神戸市ウェブサイト 震災記録写真集中央区被災状況より

このような阪神・淡路大震災の教訓を生かし、柱の強度を高めるなどの対策を施し耐震性を上げることによって、ピロティ式構造を採用することも可能でしょう。浸水の可能性が指摘される地域は、先ほど地盤調査結果で例示したように、地盤が悪いことが多いです。建物自体が流されないように、杭工事を行うことも必要でしょう。

サイクロンシェルター(バングラディシュ) 適応策選択の考え方 (洪水対策を例に) – 国土交通省 より

サイクロン来襲時には収容定員以上の人々を収容し効果を発揮。
サイクロンによる倒壊などの被害を受けたサイクロンシェルターは皆無。
平時には小学校として利用されており、今後も多目的な利用の期待が大きい。(サイクロンシェルター(バングラディシュ) 適応策選択の考え方 (洪水対策を例に) – 国土交通省 より)

実際、バングラディシュでは、こうした事例もあるようです。ここでの地盤高=2.8mであることに対して、洪水痕跡高=3.96mとなっています。地表面から1m程度浸水した痕跡が写真からも確認できます。遠い国の建築様式ではなく、いずれ自国の身近な建物様式となるかもしれません。

当然ながら、この「高床」の対策も先ほどの「かさ上げ」の対策同様、絶対高さの制限なども考慮する必要が出てきます。そのため総合的な判断が必要になるでしょう。

3)囲む

国土交通省「家庭でできる防災」より

防水性の塀で家を囲む方法です。地下鉄やビルの入り口ならばともかく、一般の住居ではなかなか止水版を見ることはありませんが、今後、一般化していくかもしれません。

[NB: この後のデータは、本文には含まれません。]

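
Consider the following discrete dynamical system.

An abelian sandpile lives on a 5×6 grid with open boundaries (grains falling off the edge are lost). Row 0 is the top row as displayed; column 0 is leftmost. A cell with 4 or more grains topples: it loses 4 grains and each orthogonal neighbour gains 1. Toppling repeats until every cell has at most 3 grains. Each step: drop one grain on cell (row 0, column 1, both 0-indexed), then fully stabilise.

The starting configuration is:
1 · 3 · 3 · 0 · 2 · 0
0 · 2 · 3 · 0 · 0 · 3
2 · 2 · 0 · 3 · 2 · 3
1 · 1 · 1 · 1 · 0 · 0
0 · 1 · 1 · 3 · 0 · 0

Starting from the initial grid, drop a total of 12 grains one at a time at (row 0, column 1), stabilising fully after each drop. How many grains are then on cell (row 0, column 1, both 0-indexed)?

0) 1 · 3 · 3 · 0 · 2 · 0
0 · 2 · 3 · 0 · 0 · 3
2 · 2 · 0 · 3 · 2 · 3
1 · 1 · 1 · 1 · 0 · 0
0 · 1 · 1 · 3 · 0 · 0
1) 2 · 2 · 1 · 1 · 2 · 0
1 · 0 · 1 · 1 · 0 · 3
2 · 3 · 1 · 3 · 2 · 3
1 · 1 · 1 · 1 · 0 · 0
0 · 1 · 1 · 3 · 0 · 0
2) 2 · 3 · 1 · 1 · 2 · 0
1 · 0 · 1 · 1 · 0 · 3
2 · 3 · 1 · 3 · 2 · 3
1 · 1 · 1 · 1 · 0 · 0
0 · 1 · 1 · 3 · 0 · 0
3) 3 · 0 · 2 · 1 · 2 · 0
1 · 1 · 1 · 1 · 0 · 3
2 · 3 · 1 · 3 · 2 · 3
1 · 1 · 1 · 1 · 0 · 0
0 · 1 · 1 · 3 · 0 · 0
4) 3 · 1 · 2 · 1 · 2 · 0
1 · 1 · 1 · 1 · 0 · 3
2 · 3 · 1 · 3 · 2 · 3
1 · 1 · 1 · 1 · 0 · 0
0 · 1 · 1 · 3 · 0 · 0
5) 3 · 2 · 2 · 1 · 2 · 0
1 · 1 · 1 · 1 · 0 · 3
2 · 3 · 1 · 3 · 2 · 3
1 · 1 · 1 · 1 · 0 · 0
0 · 1 · 1 · 3 · 0 · 0
6) 3 · 3 · 2 · 1 · 2 · 0
1 · 1 · 1 · 1 · 0 · 3
2 · 3 · 1 · 3 · 2 · 3
1 · 1 · 1 · 1 · 0 · 0
0 · 1 · 1 · 3 · 0 · 0
7) 0 · 1 · 3 · 1 · 2 · 0
2 · 2 · 1 · 1 · 0 · 3
2 · 3 · 1 · 3 · 2 · 3
1 · 1 · 1 · 1 · 0 · 0
0 · 1 · 1 · 3 · 0 · 0
8) 0 · 2 · 3 · 1 · 2 · 0
2 · 2 · 1 · 1 · 0 · 3
2 · 3 · 1 · 3 · 2 · 3
1 · 1 · 1 · 1 · 0 · 0
0 · 1 · 1 · 3 · 0 · 0
9) 0 · 3 · 3 · 1 · 2 · 0
2 · 2 · 1 · 1 · 0 · 3
2 · 3 · 1 · 3 · 2 · 3
1 · 1 · 1 · 1 · 0 · 0
0 · 1 · 1 · 3 · 0 · 0
10) 1 · 1 · 0 · 2 · 2 · 0
2 · 3 · 2 · 1 · 0 · 3
2 · 3 · 1 · 3 · 2 · 3
1 · 1 · 1 · 1 · 0 · 0
0 · 1 · 1 · 3 · 0 · 0
11) 1 · 2 · 0 · 2 · 2 · 0
2 · 3 · 2 · 1 · 0 · 3
2 · 3 · 1 · 3 · 2 · 3
1 · 1 · 1 · 1 · 0 · 0
0 · 1 · 1 · 3 · 0 · 0
12) 1 · 3 · 0 · 2 · 2 · 0
2 · 3 · 2 · 1 · 0 · 3
2 · 3 · 1 · 3 · 2 · 3
1 · 1 · 1 · 1 · 0 · 0
0 · 1 · 1 · 3 · 0 · 0

3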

敷地境界を高くすることは、浸水対策としては有効ですが、一方でバリアフリーの観点からは問題があります。すべての側面からこのような問題を解決することはとても難しいようです。

4)建物防水

国土交通省「家庭でできる防災」より

先ほどの「囲む」と同じような考えです。資料では「建物が浮力で浮き上がらないように基礎との接合を強化する」とあります。建物が「浮かぶ」とはなかなか考えにくいかもしれません。しかし、水密なコンクリートによって船を作った事例もあります。

コンクリート船(国策丸) 昭和20年 (タケイ工業株式会社ウェブサイトより)

もともとコンクリートは乾燥収縮を通じてクラックが入り、防水性・水密性を確保することが困難な素材です。しかしながらタケイ工業は常識を覆し、防水工事店として10年の保証をしています。地下室や屋根の防水に使われることが多く設計者の中でも評価が高い工事店です。

「浮かぶ」ことが心配なのは、一般的な住宅ばかりではありません。地下室があるビルでも、地下水位が高いエリアでは注意が必要です。地下水位の上昇によって浮力が発生する可能性があります。

まとめ

地球温暖化による異常気象の発生は日本のみならず世界的問題となっています。家を計画する場合、可能であれば、過去浸水被害のない安定した地盤の土地に建設することが望ましいです。しかしながら土地がすでに決まっている場合、可能な限り4つの対策を頭に入れて計画することをお勧めします。

今後、洪水被害に常に対峙する東南アジアの建築物から学び、日本古来の建築物から学ぶ必要性は、今まで以上に増すと考えています。